Com a crise do socialismo do final dos anos 1980 e início dos anos 1990, a luta pelo
socialismo ganhava nova dimensão, disse Renato, referindo-se ao que ele considerou
um salto de qualidade no pensamento estratégico do PCdoB, o processo iniciado no
VIII Congresso, em 1992, e que chegou à VIII Conferência, em 1995, que aprovou um
novo Programa. Suas formulações têm o conteúdo das conclusões do VIII Congresso,
resultado das inovações teóricas propostas por Amazonas, síntese do novo patamar
teórico dos comunistas do Brasil.

Em 2009, o PCdoB iniciou o debate do que seria a atuação do Programa, o Novo
Projeto Nacional de Desenvolvimento (NPND), que, na formulação de Renato – agora
presidente do Partido –, a proposta do NPND se inseria na trajetória do país, que já
passou por dois saltos civilizatórios – o primeiro no período da Independência, da
Abolição e da Proclamação da República; o segundo iniciado com a Revolução de 1930.
Para ele, o Brasil chegou à crise de perspectivas na década de 1980, agravada com o
neoliberalismo dos anos 1990, que aprofundou os impasses nacionais, e agora precisa
descortinar caminhos para um terceiro processo civilizatório.

Segundo Renato, era “preciso colocar o Programa de cabeça para cima.” Seria, na
verdade, uma recomposição entre tática e estratégia, ideia contida no projeto do novo
Programa socialista para o Brasil que seria debatido e aprovado no XII Congresso,
convocado para novembro.

Havia, de acordo com Renato, desenvolvimento desproporcional da parte estratégica,
com grande detalhamento do que seria o almejado sistema socialista, uma especulação
sobre o futuro, seguindo ainda o método de copiar experiências externas. Para ele, o
Programa deveria situar o objetivo estratégico definindo sua essência. Não seria
possível ir além disso.

Diferente da tática, cujos desafios são visíveis. “A definição da tática, do caminho, para
se alcançar a transição ao socialismo requer que seus fundamentos sejam explicitados.
Precisa estar baseada em ideias conclusivas e objetivos claros, evitando excessos
analíticos ou narrativos que podem levar à falta de clareza quanto ao foco. Ideias
afirmativas e conclusivas permitem que o objetivo maior fique mais nítido no
Programa.”

A renovação não alteraria a essência do Programa. Era uma atualização para adequá-lo
à situação do Brasil e do mundo. Renato destacou, no binômio estratégia e tática, a
realidade brasileira, a evolução histórica de uma nação nova, com duas conquistas
civilizatórias, referindo-se aos processos da Independência, da Abolição, da República e
da Revolução de 1930, quando o país entrou efetivamente no capitalismo.

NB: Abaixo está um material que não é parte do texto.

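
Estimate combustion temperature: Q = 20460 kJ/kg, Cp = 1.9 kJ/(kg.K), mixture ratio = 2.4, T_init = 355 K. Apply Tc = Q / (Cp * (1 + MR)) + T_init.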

Havia um terceiro desafio, o do grande passo civilizacional, representado pela abertura
da transição ao socialismo. “O Programa do Partido faz parte do enfrentamento desse
desafio, o de construir uma nação poderosa e justa, democrática, com justiça social e
que fomente a integração continental. A alternativa socialista se impõe, nas condições
atuais de crise do sistema capitalista. Ela se torna mais nítida e presente.”